After recovering well from pneumonitis of last year I was going pretty well, apart from some lenvatinib side effects, mainly sore hands. The time was ripe to make a quick trip to Melbourne to replace the one cancelled in 2019 due to influenza. We left for Melbourne, over 3,400km to the east of home, on 11 March as the world was becoming aware of the outbreak of a new coronavirus beyond Wuhan China to many other countries. Four days into our stay in Melbourne we watched in shock as WHO announced the virus spread to so many other countries that they had declared a pandemic. We acted carefully in our stay in Melbourne, but still used public transport, cafes and restaurants, meeting up with old friends and relatives. We carried hand sanitiser and did lots of hand washing. In Melbourne CBD we saw many people wearing masks, mainly Asians. By the time of our flight back to Perth, the airport was very quiet, there were few travellers. We hoped we would be well spread out  in the plane. Alas, as the departure time approached, people began to arrive at the gate lounge and the plane was about 90% full. Like us, some passengers carefully sanitised their seat area, tray tables, seat belt, head rest etc. Others reached across the aisle to crack jokes with mates.  

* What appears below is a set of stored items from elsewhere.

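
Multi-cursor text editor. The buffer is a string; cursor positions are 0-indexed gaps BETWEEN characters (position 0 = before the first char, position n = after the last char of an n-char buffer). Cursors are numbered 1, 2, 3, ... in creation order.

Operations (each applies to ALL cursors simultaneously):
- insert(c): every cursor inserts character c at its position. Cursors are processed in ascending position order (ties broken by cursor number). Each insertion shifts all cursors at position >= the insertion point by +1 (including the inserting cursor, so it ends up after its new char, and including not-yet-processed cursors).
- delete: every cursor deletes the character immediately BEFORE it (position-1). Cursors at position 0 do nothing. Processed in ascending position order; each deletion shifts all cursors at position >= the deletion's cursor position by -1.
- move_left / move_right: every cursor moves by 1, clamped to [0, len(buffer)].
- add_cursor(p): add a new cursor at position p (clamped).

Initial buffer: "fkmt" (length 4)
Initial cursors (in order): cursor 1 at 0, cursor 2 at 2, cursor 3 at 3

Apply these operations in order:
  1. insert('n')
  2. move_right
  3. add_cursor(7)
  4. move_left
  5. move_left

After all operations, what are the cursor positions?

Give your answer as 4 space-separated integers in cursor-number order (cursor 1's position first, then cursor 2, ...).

After op 1 (insert('n')): buffer="nfknmnt" (len 7), cursors c1@1 c2@4 c3@6, authorship 1..2.3.
After op 2 (move_right): buffer="nfknmnt" (len 7), cursors c1@2 c2@5 c3@7, authorship 1..2.3.
After op 3 (add_cursor(7)): buffer="nfknmnt" (len 7), cursors c1@2 c2@5 c3@7 c4@7, authorship 1..2.3.
After op 4 (move_left): buffer="nfknmnt" (len 7), cursors c1@1 c2@4 c3@6 c4@6, authorship 1..2.3.
After op 5 (move_left): buffer="nfknmnt" (len 7), cursors c1@0 c2@3 c3@5 c4@5, authorship 1..2.3.

Answer: 0 3 5 5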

A few days after our return the Australian Government closed Australia's borders and some states and territories, closed their borders to Australian travellers from other jurisdictions. People we being encouraged to stay at home as much as possible, adopt good hand and cough hygiene practices, socially distance at 1.5 m and public gatherings were banned. Only essential workers could go to work; others were encouraged to work from home, children to be home-schooled by parents trying to work from home as well.

People over 70 or over 65 with a chronic condition (tick) or a suppressed immune system (tick) were advised to stay at home and consider having groceries and medication home delivered, but to avoid regular and necessary health care appointments. Doctors' consultations were available by phone when your presence was not necessary in the clinic.

I approached those rare trips out with trepidation as it took a while to adapt to, and feel confident with, the new practices. Some of my cancer drug side effects began to worsen. My hands were sorer, and my feet began to hurt so much that there were days when I could not go on my permissible daily walk in the local neighbourhood. The anti-COVID hand washing took a toll on my sore flaking hands, no matter how much cream I rubbed into them.  I could no longer wear protective fabric gloves as they prevented appropriate hand hygiene.

My back began to ache continuously, waking me from sleep several time a night and making me feel quite miserable and exhausted. Although I tried not to think of the future, when I did, it looked very gloomy. I believed - and still believe - that a vaccine is unlikely as coronaviruses have proven an insurmountable challenge to virologists over past decades searching for a vaccine, to the common cold, for example. This new strain of coronavirus however, was far more deadly. Lots more lives at stake. Until then vulnerable groups, including me, dare not venture outdoors or interact freely, even if the social restrictions were relaxed for other groups. Much as I enjoy being at home, would I ever get out of here?

I felt trapped, not at home but in a metaphorical corner. The drug is kind of working, stable disease, the doctors say, but the AFP marker of tumour activity is continuing to rise. The side effects were bad and made life hard, but not so hard that I could decide to stop the drug. I was stuck.

I spent a week thinking that the precautions I was taking to stay safe, and the side effect management, were all so futile. I was going through all this to stay alive so that, a bit further down the track, I could die of liver cancer. What was the point?

Eventually I saw the light. I am staying home not only for my own protection, but for that of others. And I definitely did not want to die sedated and alone, in a COVID ICU. I wanted to survive until international travel bans were lifted and my son and family could visit Australia from Malaysia.